The raw messages look something like this:
190=1.1204 ,191=-0.000029,193=20141008,537=0 ,631=1.12029575,642=0.000145,10=56
190=7.20425,191=0.000141 ,537=0 ,631=7.2034485,10=140 , ,
190=1.26237,191=0 ,537=1 ,10=068 , , ,
I need first to get to an intermediate data set that looks like this, where the same tags are aligned.

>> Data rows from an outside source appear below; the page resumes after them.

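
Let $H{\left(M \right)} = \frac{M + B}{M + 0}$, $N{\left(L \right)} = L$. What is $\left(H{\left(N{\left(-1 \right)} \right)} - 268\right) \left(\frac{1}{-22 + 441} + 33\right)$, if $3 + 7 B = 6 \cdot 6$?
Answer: $- \frac{26300856}{2933} \approx -8967.2$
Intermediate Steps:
$B = \frac{33}{7}$ ($B = - \frac{3}{7} + \frac{6 \cdot 6}{7} = - \frac{3}{7} + \frac{1}{7} \cdot 36 = - \frac{3}{7} + \frac{36}{7} = \frac{33}{7} \approx 4.7143$)
$H{\left(M \right)} = \frac{\frac{33}{7} + M}{M}$ ($H{\left(M \right)} = \frac{M + \frac{33}{7}}{M + 0} = \frac{\frac{33}{7} + M}{M}$)
$\left(H{\left(N{\left(-1 \right)} \right)} - 268\right) \left(\frac{1}{-22 + 441} + 33\right) = \left(\frac{\frac{33}{7} - 1}{-1} - 268\right) \left(\frac{1}{-22 + 441} + 33\right) = \left(\left(-1\right) \frac{26}{7} - 268\right) \left(\frac{1}{419} + 33\right) = \left(- \frac{26}{7} - 268\right) \left(\frac{1}{419} + 33\right) = \left(- \frac{1902}{7}\right) \frac{13828}{419} = - \frac{26300856}{2933}$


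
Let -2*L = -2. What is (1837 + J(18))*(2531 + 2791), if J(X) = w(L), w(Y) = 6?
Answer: 9808446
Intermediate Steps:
L = 1 (L = -1/2*(-2) = 1)
J(X) = 6
(1837 + J(18))*(2531 + 2791) = (1837 + 6)*(2531 + 2791) = 1843*5322 = 9808446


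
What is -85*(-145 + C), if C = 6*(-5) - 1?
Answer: 14960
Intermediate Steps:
C = -31 (C = -30 - 1 = -31)
-85*(-145 + C) = -85*(-145 - 31) = -85*(-176) = 14960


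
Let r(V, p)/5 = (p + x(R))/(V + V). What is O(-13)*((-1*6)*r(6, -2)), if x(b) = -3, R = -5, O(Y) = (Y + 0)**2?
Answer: 4225/2 ≈ 2112.5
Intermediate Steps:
O(Y) = Y**2
r(V, p) = 5*(-3 + p)/(2*V) (r(V, p) = 5*((p - 3)/(V + V)) = 5*((-3 + p)/((2*V))) = 5*((-3 + p)*(1/(2*V))) = 5*((-3 + p)/(2*V)) = 5*(-3 + p)/(2*V))
O(-13)*((-1*6)*r(6, -2)) = (-13)**2*((-1*6)*((5/2)*(-3 - 2)/6)) = 169*(-15*(-5)/6) = 169*(-6*(-25/12)) = 169*(25/2) = 4225/2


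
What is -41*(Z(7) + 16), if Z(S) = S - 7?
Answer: -656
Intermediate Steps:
Z(S) = -7 + S
-41*(Z(7) + 16) = -41*((-7 + 7) + 16) = -41*(0 + 16) = -41*16 = -656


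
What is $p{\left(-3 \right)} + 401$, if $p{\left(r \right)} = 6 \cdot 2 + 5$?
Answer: $418$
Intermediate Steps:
$p{\left(r \right)} = 17$ ($p{\left(r \right)} = 12 + 5 = 17$)
$p{\left(-3 \right)} + 401 = 17 + 401 = 418$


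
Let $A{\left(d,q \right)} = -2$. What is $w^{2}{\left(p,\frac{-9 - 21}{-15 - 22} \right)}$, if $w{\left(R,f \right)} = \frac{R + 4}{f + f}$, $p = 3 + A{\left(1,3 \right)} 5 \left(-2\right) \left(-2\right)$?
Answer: $\frac{165649}{400} \approx 414.12$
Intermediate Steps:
$p = -37$ ($p = 3 + \left(-2\right) 5 \left(-2\right) \left(-2\right) = 3 + \left(-10\right) \left(-2\right) \left(-2\right) = 3 + 20 \left(-2\right) = 3 - 40 = -37$)
$w{\left(R,f \right)} = \frac{4 + R}{2 f}$
$w^{2}{\left(p,\frac{-9 - 21}{-15 - 22} \right)} = \left(\frac{4 - 37}{2 \frac{-9 - 21}{-15 - 22}}\right)^{2} = \left(\frac{1}{2} \frac{1}{\left(-30\right) \frac{1}{-37}} \left(-33\right)\right)^{2} = \left(\frac{1}{2} \frac{1}{\left(-30\right) \left(- \frac{1}{37}\right)} \left(-33\right)\right)^{2} = \left(\frac{1}{2} \frac{1}{\frac{30}{37}} \left(-33\right)\right)^{2} = \left(\frac{1}{2} \cdot \frac{37}{30} \left(-33\right)\right)^{2} = \left(- \frac{407}{20}\right)^{2} = \frac{165649}{400}$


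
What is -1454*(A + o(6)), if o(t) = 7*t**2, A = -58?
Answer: -282076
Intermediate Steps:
-1454*(A + o(6)) = -1454*(-58 + 7*6**2) = -1454*(-58 + 7*36) = -1454*(-58 + 252) = -1454*194 = -282076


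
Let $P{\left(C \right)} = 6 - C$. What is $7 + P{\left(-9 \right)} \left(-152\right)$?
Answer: $-2273$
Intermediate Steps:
$7 + P{\left(-9 \right)} \left(-152\right) = 7 + \left(6 - -9\right) \left(-152\right) = 7 + \left(6 + 9\right) \left(-152\right) = 7 + 15 \left(-152\right) = 7 - 2280 = -2273$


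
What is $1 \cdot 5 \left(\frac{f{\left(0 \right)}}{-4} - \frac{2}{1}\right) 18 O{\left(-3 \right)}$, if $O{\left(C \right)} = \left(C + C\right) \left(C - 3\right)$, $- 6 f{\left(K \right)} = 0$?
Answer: $-6480$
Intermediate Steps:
$f{\left(K \right)} = 0$ ($f{\left(K \right)} = \left(- \frac{1}{6}\right) 0 = 0$)
$O{\left(C \right)} = 2 C \left(-3 + C\right)$
$1 \cdot 5 \left(\frac{f{\left(0 \right)}}{-4} - \frac{2}{1}\right) 18 O{\left(-3 \right)} = 1 \cdot 5 \left(\frac{0}{-4} - \frac{2}{1}\right) 18 \cdot 2 \left(-3\right) \left(-3 - 3\right) = 5 \left(0 \left(- \frac{1}{4}\right) - 2\right) 18 \cdot 2 \left(-3\right) \left(-6\right) = 5 \left(0 - 2\right) 18 \cdot 36 = 5 \left(-2\right) 18 \cdot 36 = \left(-10\right) 18 \cdot 36 = \left(-180\right) 36 = -6480$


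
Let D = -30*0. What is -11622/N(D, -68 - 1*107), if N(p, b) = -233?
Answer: 11622/233 ≈ 49.880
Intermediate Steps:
D = 0
-11622/N(D, -68 - 1*107) = -11622/(-233) = -11622*(-1/233) = 11622/233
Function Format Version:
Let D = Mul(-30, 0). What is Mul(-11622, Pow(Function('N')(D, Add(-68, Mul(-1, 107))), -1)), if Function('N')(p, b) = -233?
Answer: Rational(11622, 233) ≈ 49.880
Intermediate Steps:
D = 0
Mul(-11622, Pow(Function('N')(D, Add(-68, Mul(-1, 107))), -1)) = Mul(-11622, Pow(-233, -1)) = Mul(-11622, Rational(-1, 233)) = Rational(11622, 233)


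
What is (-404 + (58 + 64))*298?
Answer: -84036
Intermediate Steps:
(-404 + (58 + 64))*298 = (-404 + 122)*298 = -282*298 = -84036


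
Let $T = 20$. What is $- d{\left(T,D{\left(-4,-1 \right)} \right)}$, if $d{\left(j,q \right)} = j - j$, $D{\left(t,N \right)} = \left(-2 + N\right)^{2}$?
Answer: $0$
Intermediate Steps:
$d{\left(j,q \right)} = 0$
$- d{\left(T,D{\left(-4,-1 \right)} \right)} = \left(-1\right) 0 = 0$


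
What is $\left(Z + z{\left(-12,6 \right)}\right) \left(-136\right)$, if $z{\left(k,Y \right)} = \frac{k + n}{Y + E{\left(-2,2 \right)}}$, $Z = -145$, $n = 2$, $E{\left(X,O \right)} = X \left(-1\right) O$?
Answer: $19856$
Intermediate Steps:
$E{\left(X,O \right)} = - O X$ ($E{\left(X,O \right)} = - X O = - O X$)
$z{\left(k,Y \right)} = \frac{2 + k}{4 + Y}$ ($z{\left(k,Y \right)} = \frac{k + 2}{Y - 2 \left(-2\right)} = \frac{2 + k}{Y + 4} = \frac{2 + k}{4 + Y}$)
$\left(Z + z{\left(-12,6 \right)}\right) \left(-136\right) = \left(-145 + \frac{2 - 12}{4 + 6}\right) \left(-136\right) = \left(-145 + \frac{1}{10} \left(-10\right)\right) \left(-136\right) = \left(-145 - 1\right) \left(-136\right) = \left(-146\right) \left(-136\right) = 19856$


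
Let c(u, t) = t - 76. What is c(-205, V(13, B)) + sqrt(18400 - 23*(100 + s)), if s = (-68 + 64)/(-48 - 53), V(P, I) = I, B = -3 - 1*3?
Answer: -82 + 2*sqrt(41056702)/101 ≈ 44.882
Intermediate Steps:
B = -6 (B = -3 - 3 = -6)
c(u, t) = -76 + t
s = 4/101 (s = -4/(-101) = -4*(-1/101) = 4/101 ≈ 0.039604)
c(-205, V(13, B)) + sqrt(18400 - 23*(100 + s)) = (-76 - 6) + sqrt(18400 - 23*(100 + 4/101)) = -82 + sqrt(18400 - 23*10104/101) = -82 + sqrt(18400 - 232392/101) = -82 + sqrt(1626008/101) = -82 + 2*sqrt(41056702)/101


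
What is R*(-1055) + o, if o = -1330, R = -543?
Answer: 571535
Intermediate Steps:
R*(-1055) + o = -543*(-1055) - 1330 = 572865 - 1330 = 571535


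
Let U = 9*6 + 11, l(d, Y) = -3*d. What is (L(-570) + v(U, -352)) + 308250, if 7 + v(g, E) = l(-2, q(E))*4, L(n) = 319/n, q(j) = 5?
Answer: 175711871/570 ≈ 3.0827e+5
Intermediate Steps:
U = 65 (U = 54 + 11 = 65)
v(g, E) = 17 (v(g, E) = -7 - 3*(-2)*4 = -7 + 6*4 = -7 + 24 = 17)
(L(-570) + v(U, -352)) + 308250 = (319/(-570) + 17) + 308250 = (319*(-1/570) + 17) + 308250 = (-319/570 + 17) + 308250 = 9371/570 + 308250 = 175711871/570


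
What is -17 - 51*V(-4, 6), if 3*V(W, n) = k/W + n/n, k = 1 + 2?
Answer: -85/4 ≈ -21.250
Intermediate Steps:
k = 3
V(W, n) = ⅓ + 1/W (V(W, n) = (3/W + n/n)/3 = (3/W + 1)/3 = (1 + 3/W)/3 = ⅓ + 1/W)
-17 - 51*V(-4, 6) = -17 - 17*(3 - 4)/(-4) = -17 - 17*(-1)*(-1)/4 = -17 - 51*1/12 = -17 - 17/4 = -85/4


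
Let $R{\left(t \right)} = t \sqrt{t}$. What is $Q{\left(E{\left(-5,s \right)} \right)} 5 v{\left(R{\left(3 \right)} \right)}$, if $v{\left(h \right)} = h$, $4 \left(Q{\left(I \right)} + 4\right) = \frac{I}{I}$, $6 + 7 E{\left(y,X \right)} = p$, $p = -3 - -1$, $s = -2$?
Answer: $- \frac{225 \sqrt{3}}{4} \approx -97.428$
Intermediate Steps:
$p = -2$ ($p = -3 + 1 = -2$)
$E{\left(y,X \right)} = - \frac{8}{7}$ ($E{\left(y,X \right)} = - \frac{6}{7} + \frac{1}{7} \left(-2\right) = - \frac{6}{7} - \frac{2}{7} = - \frac{8}{7}$)
$R{\left(t \right)} = t^{\frac{3}{2}}$
$Q{\left(I \right)} = - \frac{15}{4}$ ($Q{\left(I \right)} = -4 + \frac{I \frac{1}{I}}{4} = -4 + \frac{1}{4} \cdot 1 = -4 + \frac{1}{4} = - \frac{15}{4}$)
$Q{\left(E{\left(-5,s \right)} \right)} 5 v{\left(R{\left(3 \right)} \right)} = - \frac{15 \cdot 5 \cdot 3^{\frac{3}{2}}}{4} = - \frac{15 \cdot 5 \cdot 3 \sqrt{3}}{4} = - \frac{15 \cdot 15 \sqrt{3}}{4} = - \frac{225 \sqrt{3}}{4}$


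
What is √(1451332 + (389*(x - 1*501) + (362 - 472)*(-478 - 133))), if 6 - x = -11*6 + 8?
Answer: √1348549 ≈ 1161.3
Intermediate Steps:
x = 64 (x = 6 - (-11*6 + 8) = 6 - (-66 + 8) = 6 - 1*(-58) = 6 + 58 = 64)
√(1451332 + (389*(x - 1*501) + (362 - 472)*(-478 - 133))) = √(1451332 + (389*(64 - 1*501) + (362 - 472)*(-478 - 133))) = √(1451332 + (389*(64 - 501) - 110*(-611))) = √(1451332 + (389*(-437) + 67210)) = √(1451332 + (-169993 + 67210)) = √(1451332 - 102783) = √1348549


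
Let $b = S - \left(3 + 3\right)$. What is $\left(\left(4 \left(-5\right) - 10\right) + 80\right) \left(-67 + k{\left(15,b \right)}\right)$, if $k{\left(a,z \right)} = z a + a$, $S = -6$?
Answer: $-11600$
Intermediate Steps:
$b = -12$ ($b = -6 - \left(3 + 3\right) = -6 - 6 = -12$)
$k{\left(a,z \right)} = a + a z$ ($k{\left(a,z \right)} = a z + a = a + a z$)
$\left(\left(4 \left(-5\right) - 10\right) + 80\right) \left(-67 + k{\left(15,b \right)}\right) = \left(\left(4 \left(-5\right) - 10\right) + 80\right) \left(-67 + 15 \left(1 - 12\right)\right) = \left(\left(-20 - 10\right) + 80\right) \left(-67 + 15 \left(-11\right)\right) = \left(-30 + 80\right) \left(-67 - 165\right) = 50 \left(-232\right) = -11600$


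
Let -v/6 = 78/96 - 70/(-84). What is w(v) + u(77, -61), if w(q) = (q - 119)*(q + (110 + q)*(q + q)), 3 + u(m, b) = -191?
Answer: 65516781/256 ≈ 2.5593e+5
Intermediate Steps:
u(m, b) = -194 (u(m, b) = -3 - 191 = -194)
v = -79/8 (v = -6*(78/96 - 70/(-84)) = -6*(78*(1/96) - 70*(-1/84)) = -6*(13/16 + ⅚) = -6*79/48 = -79/8 ≈ -9.8750)
w(q) = (-119 + q)*(q + 2*q*(110 + q)) (w(q) = (-119 + q)*(q + (110 + q)*(2*q)) = (-119 + q)*(q + 2*q*(110 + q)))
w(v) + u(77, -61) = -79*(-26299 - 17*(-79/8) + 2*(-79/8)²)/8 - 194 = -79*(-26299 + 1343/8 + 2*(6241/64))/8 - 194 = -79*(-26299 + 1343/8 + 6241/32)/8 - 194 = -79/8*(-829955/32) - 194 = 65566445/256 - 194 = 65516781/256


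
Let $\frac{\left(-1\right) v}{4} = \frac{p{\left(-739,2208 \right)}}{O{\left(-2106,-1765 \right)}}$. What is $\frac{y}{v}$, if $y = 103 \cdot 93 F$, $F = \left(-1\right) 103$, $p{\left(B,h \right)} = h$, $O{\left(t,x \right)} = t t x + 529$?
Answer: $- \frac{2574527631506669}{2944} \approx -8.745 \cdot 10^{11}$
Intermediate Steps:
$O{\left(t,x \right)} = 529 + x t^{2}$ ($O{\left(t,x \right)} = t^{2} x + 529 = x t^{2} + 529 = 529 + x t^{2}$)
$F = -103$
$y = -986637$ ($y = 103 \cdot 93 \left(-103\right) = 9579 \left(-103\right) = -986637$)
$v = \frac{8832}{7828191011}$ ($v = - 4 \frac{2208}{529 - 1765 \left(-2106\right)^{2}} = - 4 \frac{2208}{529 - 7828191540} = - 4 \frac{2208}{-7828191011} = - 4 \cdot 2208 \left(- \frac{1}{7828191011}\right) = \left(-4\right) \left(- \frac{2208}{7828191011}\right) = \frac{8832}{7828191011} \approx 1.1282 \cdot 10^{-6}$)
$\frac{y}{v} = - \frac{986637}{\frac{8832}{7828191011}} = \left(-986637\right) \frac{7828191011}{8832} = - \frac{2574527631506669}{2944}$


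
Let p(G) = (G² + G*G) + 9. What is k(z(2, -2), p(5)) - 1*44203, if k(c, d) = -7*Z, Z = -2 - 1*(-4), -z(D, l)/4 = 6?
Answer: -44217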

190=1.1204 ,191=-0.000029,193=20141008,537=0,631=1.12029575,642=0.000145,10=56
190=7.20425,191=0.000141 , ,537=0,631=7.2034485 , ,10=140
190=1.26237,191=0 , ,537=1, , ,10=068
which in turn will need to be converted to this:
190 ,191 ,193 ,537,631 ,642 ,10
1.1204 ,-0.000029,20141008,0 ,1.12029575,0.000145,56
7.20425,0.000141 , ,0 ,7.2034485 , ,140
1.26237,0 , ,1 , , ,068
I'm in the midst of developing a bash script with awk but I wonder if I can do that in R. At present, my greatest challenge is arriving to the intermediate table. From the intermediate to the final table I thought of using the R with the tidyr package, specifically function 'separate'. If anybody can suggest a better logic, I'll greatly appreciate!